Le conseguenze dell’attacco all’ospedale al-Ahli sono state devastanti, come testimoniato dalle fonti. Due raid aerei hanno distrutto l’unità di emergenza, l’ingresso principale e l’impianto di ossigeno per la terapia intensiva. Il personale ospedaliero ha dovuto evacuare in fretta i pazienti, molti dei quali già feriti in precedenti attacchi israeliani, lasciandoli a ripararsi per strada. L’ospedale, che era l’unico ancora funzionante nel nord di Gaza, è ora fuori servizio, privando migliaia di persone di cure mediche essenziali. Pazienti in condizioni critiche, bisognosi di interventi chirurgici, terapie intensive e ossigeno, sono stati lasciati senza assistenza, con il rischio di morire non solo per le ferite, ma anche per la mancanza di cure. Medici sul posto hanno descritto una situazione disperata già prima dell’attacco, con un elevato numero di pazienti curati a terra e con risorse limitate. La distruzione dell’ospedale ha eliminato anche l’unica TAC disponibile nel nord di Gaza.

Il differente approccio narrativo adottato dai media italiani nei confronti di queste due tragiche vicende pone ancora una volta un interrogativo cruciale sul ruolo dell’informazione e sulla sua capacità di rappresentare in modo equilibrato e completo le sofferenze delle vittime, indipendentemente dalla loro provenienza e dal contesto geopolitico in cui si consumano le tragedie. La selezione delle informazioni e delle immagini, il tono utilizzato e l’eventuale inclusione di giustificazioni possono influenzare profondamente la percezione del pubblico e la comprensione degli eventi.

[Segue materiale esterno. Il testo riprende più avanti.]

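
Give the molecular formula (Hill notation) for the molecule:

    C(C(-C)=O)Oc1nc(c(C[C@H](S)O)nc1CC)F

C11H15FN2O3S

Heavy atoms from the SMILES: 11 C, 1 F, 2 N, 3 O, 1 S.
Implicit hydrogens by atom environment:
  4 × C (aromatic): no H
  3 × C: 2 H each → 6
  2 × C: 3 H each → 6
  2 × N (aromatic): no H
  2 × O: no H
  1 × C: 1 H
  1 × C: no H
  1 × F: no H
  1 × O: 1 H
  1 × S: 1 H
  Total hydrogens = 15.
Molecular formula: C11H15FN2O3S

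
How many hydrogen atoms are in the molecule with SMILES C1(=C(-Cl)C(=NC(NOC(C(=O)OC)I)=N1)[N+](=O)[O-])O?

6

Hydrogens are implicit in SMILES; fill each atom to its normal valence:
  4 × C (aromatic): no H
  4 × O: no H
  2 × N (aromatic): no H
  1 × C: 3 H
  1 × C: 1 H
  1 × C: no H
  1 × Cl: no H
  1 × I: no H
  1 × N: 1 H
  1 × N (charge +1): no H
  1 × O: 1 H
  1 × O (charge -1): no H
  Total hydrogens = 6.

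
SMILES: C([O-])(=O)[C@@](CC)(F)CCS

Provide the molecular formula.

C6H10FO2S-

Heavy atoms from the SMILES: 6 C, 1 F, 2 O, 1 S.
Implicit hydrogens by atom environment:
  3 × C: 2 H each → 6
  2 × C: no H
  1 × C: 3 H
  1 × F: no H
  1 × O: no H
  1 × O (charge -1): no H
  1 × S: 1 H
  Total hydrogens = 10.
Net charge -1.
Molecular formula: C6H10FO2S-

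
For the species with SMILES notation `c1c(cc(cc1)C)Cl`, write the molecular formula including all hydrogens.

C7H7Cl

Heavy atoms from the SMILES: 7 C, 1 Cl.
Implicit hydrogens by atom environment:
  4 × C (aromatic): 1 H each → 4
  2 × C (aromatic): no H
  1 × C: 3 H
  1 × Cl: no H
  Total hydrogens = 7.
Molecular formula: C7H7Cl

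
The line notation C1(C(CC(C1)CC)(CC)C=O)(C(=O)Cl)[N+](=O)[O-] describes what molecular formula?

Heavy atoms from the SMILES: 11 C, 1 Cl, 1 N, 4 O.
Implicit hydrogens by atom environment:
  4 × C: 2 H each → 8
  3 × C: no H
  3 × O: no H
  2 × C: 3 H each → 6
  2 × C: 1 H each → 2
  1 × Cl: no H
  1 × N (charge +1): no H
  1 × O (charge -1): no H
  Total hydrogens = 16.
Molecular formula: C11H16ClNO4

C11H16ClNO4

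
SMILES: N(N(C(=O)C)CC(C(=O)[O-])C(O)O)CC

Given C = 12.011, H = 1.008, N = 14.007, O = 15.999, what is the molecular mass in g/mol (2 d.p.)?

Molecular formula: C8H15N2O5-.
M = 8×12.011 + 15×1.008 + 2×14.007 + 5×15.999 = 219.22 g/mol.

219.22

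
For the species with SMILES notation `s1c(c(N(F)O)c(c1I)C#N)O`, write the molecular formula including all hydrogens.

Heavy atoms from the SMILES: 5 C, 1 F, 1 I, 2 N, 2 O, 1 S.
Implicit hydrogens by atom environment:
  4 × C (aromatic): no H
  2 × N: no H
  2 × O: 1 H each → 2
  1 × C: no H
  1 × F: no H
  1 × I: no H
  1 × S (aromatic): no H
  Total hydrogens = 2.
Molecular formula: C5H2FIN2O2S

C5H2FIN2O2S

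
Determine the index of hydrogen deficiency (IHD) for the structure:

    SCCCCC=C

Molecular formula from the SMILES: C6H12S.
DoU = (2C + 2 + N − H − X)/2 = (2·6 + 2 + 0 − 12 − 0)/2 = 2/2 = 1.
(Structurally: 0 ring(s) + 1 π bond(s) = 1.)

1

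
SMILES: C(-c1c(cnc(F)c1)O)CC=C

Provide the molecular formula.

C9H10FNO

Heavy atoms from the SMILES: 9 C, 1 F, 1 N, 1 O.
Implicit hydrogens by atom environment:
  3 × C: 2 H each → 6
  3 × C (aromatic): no H
  2 × C (aromatic): 1 H each → 2
  1 × C: 1 H
  1 × F: no H
  1 × N (aromatic): no H
  1 × O: 1 H
  Total hydrogens = 10.
Molecular formula: C9H10FNO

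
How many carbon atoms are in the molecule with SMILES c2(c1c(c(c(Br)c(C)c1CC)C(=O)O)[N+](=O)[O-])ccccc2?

The symbol for carbon appears 16 times in the SMILES. Lowercase c denotes aromatic carbon and counts toward C.

16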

In sintesi, la stampa italiana, attraverso una scelta accurata di termini, la descrizione (o la mancata descrizione) delle sofferenze, e la selezione e presentazione delle giustificazioni, evidenzia la chiara linea di manipolazione dell’informazione per generare reazioni emotive diverse e influenzare l’opinione pubblica riguardo ai conflitti ucraino e al genocidio in atto sul popolo palestinese.

Di fronte a narrazioni così divergenti di tragedie che colpiscono civili inermi è fondamentale adottare uno sguardo critico e analitico. Non ci si può accontentare di ricevere passivamente le notizie, ma è necessario interrogarsi sulle fonti, confrontare diverse versioni e valutare attentamente il linguaggio utilizzato. Solo in questo modo possiamo interpretare e decifrare correttamente le complessità di eventi così drammatici e resistere alla manipolazione dell’informazione a cui siamo ormai tristemente assuefatti, riuscendo, spero, a farci un’opinione autonoma e consapevole sulla realtà che ci circonda.